Her starting hypothesis was that India’s house-help crisis was a supply shortage, but field surveys with domestic workers revealed the opposite. Many were underemployed for months and faced severe income instability despite high unmet demand in urban homes. That insight led her away from the standard 'Uber for X' playbook; she concluded that the real constraints were quality, safety and reliability, and that an unmanaged marketplace would not solve for these, especially in a category where workers are often disrespected and lack agency.

Seven months, seven-figure revenue

Pronto has been live for only seven months and already reports seven-figure revenue, powered largely by repeat usage from customers who book daily or even multiple times a day. Some households use the service for utensils after every meal, while others have replaced traditional offline house help entirely, relying on Pronto for their recurring cleaning needs.

On the capital side, Sardana first raised a $2 million seed round in early February, followed by an $11 million Series A for which the term sheet was signed in the first week of May, with restructuring and formal close taking place thereafter. She notes that both rounds were led by global, largely US-based investors and stresses that at the early stage, investors primarily underwrite the founder rather than the specific idea or deck, expecting business models and even markets to evolve.

How the 10-minute model actually works

Unlike quick commerce 'dark stores' stocking goods, Pronto runs asset-light hubs that function as micro-bases for its workforce. These hubs are small rooms equipped with basics such as water, toilets and first aid, strategically placed so that workers can reach customers’ homes within roughly 10 minutes while keeping fixed costs low.

The company 'owns' the labour supply chain end-to-end. An in-house team recruits workers, trainers perform one-on-one screenings for behaviour, physical readiness and intent, and successful candidates undergo a five-day training programme covering hard cleaning skills, soft skills like communication and politeness, grooming and hygiene, basic tech literacy and Pronto’s platform rules. Pricing is either time-based or service-based, but both models work out to around Rs. 250 per hour for the consumer.

Pronto is 230 employees strong

Today Pronto has a corporate team of about 230 employees, most of whom are older than Sardana, and works with over 1,000 service professionals on the ground. She says she has not faced age-related disrespect internally, arguing that anyone uncomfortable reporting to a 23-year-old founder simply self-selects out of the hiring process.

Her own routine involves constant travel between hubs across cities, often having breakfast in Mumbai, lunch in Gurugram and dinner in Bengaluru on the same day, with significant time spent in non-air-conditioned hub spaces to stay close to the realities workers face. She often shadows workers on live bookings, tracking journeys down to seconds to understand where time is lost and how to protect the 10-minute promise without compromising worker conditions.

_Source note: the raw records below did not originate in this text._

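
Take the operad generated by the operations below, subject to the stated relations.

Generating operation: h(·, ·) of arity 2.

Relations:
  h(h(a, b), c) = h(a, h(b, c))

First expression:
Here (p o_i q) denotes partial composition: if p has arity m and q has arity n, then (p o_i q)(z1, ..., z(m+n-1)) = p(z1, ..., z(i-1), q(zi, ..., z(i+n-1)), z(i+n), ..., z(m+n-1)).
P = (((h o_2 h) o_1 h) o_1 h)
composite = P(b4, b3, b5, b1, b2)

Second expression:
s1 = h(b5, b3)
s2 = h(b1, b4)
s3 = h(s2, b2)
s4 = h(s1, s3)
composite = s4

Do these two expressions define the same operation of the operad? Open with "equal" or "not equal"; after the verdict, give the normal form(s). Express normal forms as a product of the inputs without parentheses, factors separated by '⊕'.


not equal; the first gives b4 ⊕ b3 ⊕ b5 ⊕ b1 ⊕ b2 and the second b5 ⊕ b3 ⊕ b1 ⊕ b4 ⊕ b2

The first expression reduces to b4 ⊕ b3 ⊕ b5 ⊕ b1 ⊕ b2
The second expression reduces to b5 ⊕ b3 ⊕ b1 ⊕ b4 ⊕ b2
No match — not equal.


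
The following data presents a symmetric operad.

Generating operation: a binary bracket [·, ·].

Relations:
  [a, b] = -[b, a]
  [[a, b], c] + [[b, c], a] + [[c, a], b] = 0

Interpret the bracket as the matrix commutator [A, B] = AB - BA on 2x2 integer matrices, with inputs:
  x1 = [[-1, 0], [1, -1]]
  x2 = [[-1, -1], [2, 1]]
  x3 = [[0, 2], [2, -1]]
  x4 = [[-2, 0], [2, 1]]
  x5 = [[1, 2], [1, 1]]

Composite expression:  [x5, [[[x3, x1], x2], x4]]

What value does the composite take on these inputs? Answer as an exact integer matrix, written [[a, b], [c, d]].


[[56, 32], [-16, -56]]

[x3, x1] = [[2, 0], [-1, -2]]
[[x3, x1], x2] = [[-1, -4], [-6, 1]]
[[[x3, x1], x2], x4] = [[-8, -12], [22, 8]]
[x5, [[[x3, x1], x2], x4]] = [[56, 32], [-16, -56]]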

What does Pronto plan to do in the near future

Looking ahead, Pronto is expanding deeper into existing cities while also launching in new markets such as Hyderabad and Pune. Parallelly, the startup is experimenting with adjacent home service categories, with pet care — including high-priced dog walking in Mumbai — emerging as a promising line that fits its unit economics and operational framework.

Sardana frames Pronto as a 'win–win–win' business where customers get reliable services, workers gain income stability and dignity, and shareholders benefit from a large, previously inefficient market being organised. The bigger challenge, she admits, is changing societal attitudes in a country where domestic work has long been undervalued, but she sees it as a moral responsibility integral to the company’s mission, not a side project.